Morus rotundiloba ‘Charlotte Russe’

Winner, RHS Chelsea Plant of the Year 2017

Not the most spectacular of pictures to start with, but then May isn’t the best time to be showing off a new mulberry either. I spotted this one at the Garden Press Event back in February where it was attracting much interest: it is the first genuinely dwarf mulberry bush, small enough to grow in a container and a real breakthrough in small-scale fruit production. It’s even said to fruit in its first year (unlike tree mulberries, which take at least seven).

Rosa ‘Dame Judi Dench’ (‘Ausquaker’)

Meet Judi Dench: one of the five or six new roses which has made it through the rigorous 10-year selection process at David Austin Roses this year. Peachy-apricot, sweetly fragrant, and a little louche in habit: Michael Marriott at David Austin’s says they could be amenable to training as a climber, too.
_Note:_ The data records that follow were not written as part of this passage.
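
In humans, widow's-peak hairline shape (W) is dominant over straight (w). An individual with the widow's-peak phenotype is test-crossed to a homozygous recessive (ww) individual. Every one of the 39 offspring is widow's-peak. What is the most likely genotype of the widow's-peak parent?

Test cross: ? × ww
All offspring are widow's-peak.
If the unknown parent were heterozygous (Ww), about half of 39 offspring would be straight; none are. The unknown parent is most likely homozygous dominant (WW).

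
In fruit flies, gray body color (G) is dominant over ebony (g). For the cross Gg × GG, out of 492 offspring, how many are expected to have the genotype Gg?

Punnett square for Gg × GG:
Offspring genotypes: 2 GG, 2 Gg
Total offspring: 4
Count with target: 2
Probability: 2/4 = 1/2
Expected count = 1/2 × 492 = 246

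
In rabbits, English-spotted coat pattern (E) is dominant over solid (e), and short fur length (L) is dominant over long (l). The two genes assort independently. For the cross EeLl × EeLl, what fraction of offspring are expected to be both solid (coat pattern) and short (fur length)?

Dihybrid cross EeLl × EeLl — consider each gene separately:
coat pattern: Ee × Ee → 1 EE, 2 Ee, 1 ee → 3 E_ : 1 ee (out of 4)
fur length: Ll × Ll → 1 LL, 2 Ll, 1 ll → 3 L_ : 1 ll (out of 4)
Looking for: solid (ee) and short (L_)
P(solid) = 1/4, P(short) = 3/4
P(both) = 1/4 × 3/4 = 3/16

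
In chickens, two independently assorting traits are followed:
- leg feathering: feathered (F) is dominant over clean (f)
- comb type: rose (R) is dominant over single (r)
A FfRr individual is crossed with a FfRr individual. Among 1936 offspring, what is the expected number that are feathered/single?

Dihybrid cross FfRr × FfRr — consider each gene separately:
leg feathering: Ff × Ff → 1 FF, 2 Ff, 1 ff → 3 F_ : 1 ff (out of 4)
comb type: Rr × Rr → 1 RR, 2 Rr, 1 rr → 3 R_ : 1 rr (out of 4)
Combine (counts out of 4 × 4 = 16): feathered/rose (F_R_) = 3×3 = 9; feathered/single (F_rr) = 3×1 = 3; clean/rose (ffR_) = 1×3 = 3; clean/single (ffrr) = 1×1 = 1
Phenotype counts (out of 16): 9 feathered/rose, 3 feathered/single, 3 clean/rose, 1 clean/single
feathered/single: 3 out of 16 → fraction 3/16
Expected count = 3/16 × 1936 = 363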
Lewisia longipetala ‘Little Snowberry’

A truly lovely lewisia from alpine specialists D’Arcy & Everest, delicate, pretty, dainty, and carefully selected for the purity of colour of its flowers and for its robustness.

Lilium ‘Sunset Joy’

 I found this one bursting from containers on the Horticultural Trades Association stand – actually, you couldn’t miss it. Asiatic lilies are usually single colours but this one is a bicolour: it’s also a compact and vigorous little thing, great for summer patios.

Digitalis ‘Lemoncello’


Another chance discovery among foxgloves in the National Collection at the Botanic Nursery in Wiltshire: yellow foxgloves are rare, and this is a particularly interesting shade of lemony, limey yellow which looks lovely among brighter shades. It’s also quite compact, so could be a good one for containers.

Corydalis ‘Porcelain Blue’

There were mixed reactions to this little plant, tucked into the side of the Hilliers exhibit. But I liked it, especially that pretty bicoloured effect as flowers open blue and fade to white with age.

Clematis ‘Taiga’

I am usually a little wary of brightly-coloured clematis, but this one had something. The flower matures from spiky to rosette, then opens fully into a full double, each purple petal tipped with white like a little icicle.

Sweet pepper ‘Popti’

I am possibly a little biased here as I’m always on the lookout for new veg varieties coming onto the market. But this little bell pepper on the Pennard Plants stand did turn my head: it’s a bushy plant but still compact, and covered with peppers, unusually for a pot-grown plant. It’s disease-resistant and early-ripening, too.

Pelargonium ‘Rushmoor Amazon’

Well, who knew. A yellow pelargonium. And what a pretty one, too. This is the result of 30 years of breeding in Australia, the first in a series to be known as the Rushmoor River Series. Its habit is so different it’s even invented a new type of pelargonium, the Zonartic pelargonium, with big, open flowers and that delicate yellow colouring, this one just brushed with a smidge of pale pink. I loved it.